The importance of a country's welfare system cannot be understated. Finland's social security system is widely admired for being both comprehensive and universal. Housing benefits, student benefits, unemployment benefits, and numerous other benefits are all included in the benefits. What this really means for an individual is that they may rely on the government for help when they most need it. Knowing that you are not alone or abandoned when you face difficult circumstances, we believe, contributes significantly to people's wellbeing in Finland. Of course, in order to maintain such a comprehensive social security system, Finland has a high tax rate and uses a taxing method known as progressive taxation. However, the majority of people do not resent the high taxing since they are satisfied with their quality of life.
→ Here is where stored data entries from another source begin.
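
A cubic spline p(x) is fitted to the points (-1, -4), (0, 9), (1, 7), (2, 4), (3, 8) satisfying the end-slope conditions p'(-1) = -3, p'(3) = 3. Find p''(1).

6

Let M_i = p''(x_i). Step sizes h_i = 1, 1, 1, 1; slopes of the chords Δ_i = (y_(i+1) - y_i)/h_i = 13, -2, -3, 4.
  1·M_0 + 4·M_1 + 1·M_2 = 6(Δ_1 - Δ_0) = -90
  1·M_1 + 4·M_2 + 1·M_3 = 6(Δ_2 - Δ_1) = -6
  1·M_2 + 4·M_3 + 1·M_4 = 6(Δ_3 - Δ_2) = 42
Clamped end conditions give two more equations: 2h_0·M_0 + h_0·M_1 = 6(Δ_0 - p'(-1)) = 96 and h_3·M_3 + 2h_3·M_4 = 6(p'(3) - Δ_3) = -6.
Solving: M_0 = 480/7, M_1 = -288/7, M_2 = 6, M_3 = 78/7, M_4 = -60/7.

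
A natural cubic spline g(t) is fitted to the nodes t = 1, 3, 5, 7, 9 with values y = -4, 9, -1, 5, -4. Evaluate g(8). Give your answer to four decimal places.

2.5893

With M_i denoting the second derivative at x_i, h_i = 2, 2, 2, 2, and Δ_i = (y_(i+1) − y_i)/h_i = 13/2, -5, 3, -9/2:
  2·M_0 + 8·M_1 + 2·M_2 = 6(Δ_1 - Δ_0) = -69
  2·M_1 + 8·M_2 + 2·M_3 = 6(Δ_2 - Δ_1) = 48
  2·M_2 + 8·M_3 + 2·M_4 = 6(Δ_3 - Δ_2) = -45
Natural end conditions: M_0 = M_4 = 0.
Solving: M_0 = 0, M_1 = -159/14, M_2 = 153/14, M_3 = -117/14, M_4 = 0.
On [7, 9], g(t) = 5 + 15/14·(t - 7) - 117/28·(t - 7)² + 39/56·(t - 7)³.
With (t - 7) = 1: g(8) = 145/56.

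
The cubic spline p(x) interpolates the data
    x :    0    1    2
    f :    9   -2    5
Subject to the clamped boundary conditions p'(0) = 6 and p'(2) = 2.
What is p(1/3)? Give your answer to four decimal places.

7.4074

Write M_i for p''(x_i). With h_i = 1, 1 and divided differences Δ_i = -11, 7, the continuity of p' gives the tridiagonal system
  1·M_0 + 4·M_1 + 1·M_2 = 6(Δ_1 - Δ_0) = 108
Clamped end conditions give two more equations: 2h_0·M_0 + h_0·M_1 = 6(Δ_0 - p'(0)) = -102 and h_1·M_1 + 2h_1·M_2 = 6(p'(2) - Δ_1) = -30.
Hence M_0 = -80, M_1 = 58, M_2 = -44.
On [0, 1], p(x) = 9 + 6·x - 40·x² + 23·x³.
With x = 1/3: p(1/3) = 200/27.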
9. Because it's the Happiest Country in the World

No place on earth is perfect, but Finland comes very close. And while you shouldn't take our word for it, coming in first place for the fifth consecutive year on the World Happiness Report is no joke! Even if you might not decide to go for Finland based on what a report says, it does show the general sense of wellbeing in the community.

The rankings in the report show how content people are with their lives and if they think their society is functional. It would also make sense for countries with lower ranks to use higher ranking countries as exemplary models to strive towards. However, despite Finland's excellent ranking in the World Happiness Report, the country comes in near-bottom in a recent study of international expats. In Finland, expats reported having trouble finding employment, overcoming language barriers, and having a tough time making local friends.

10. Because You May Find Your Future Spouse

Who knows, maybe your special someone is just a flight (or two) away in Finland. After all, this is where we met. We both moved to Finland in the same year (2018) and to the same place to attend the University of Turku, which we can either call chance or fate. Before we fell in love, our friendship grew stronger as a result of our shared love for volunteering, creating content, and being active international students. While your reason for moving to Finland might likely be something else, there is always a chance that you’ll find love along the way, and before you know it, you’ve found a new place to call home.

We hope the reasons we've listed above help you better understand what to expect if you move to Finland. And while Finland may seem like a wonderful country, you should always conduct your own research to make sure that it is the right country for you.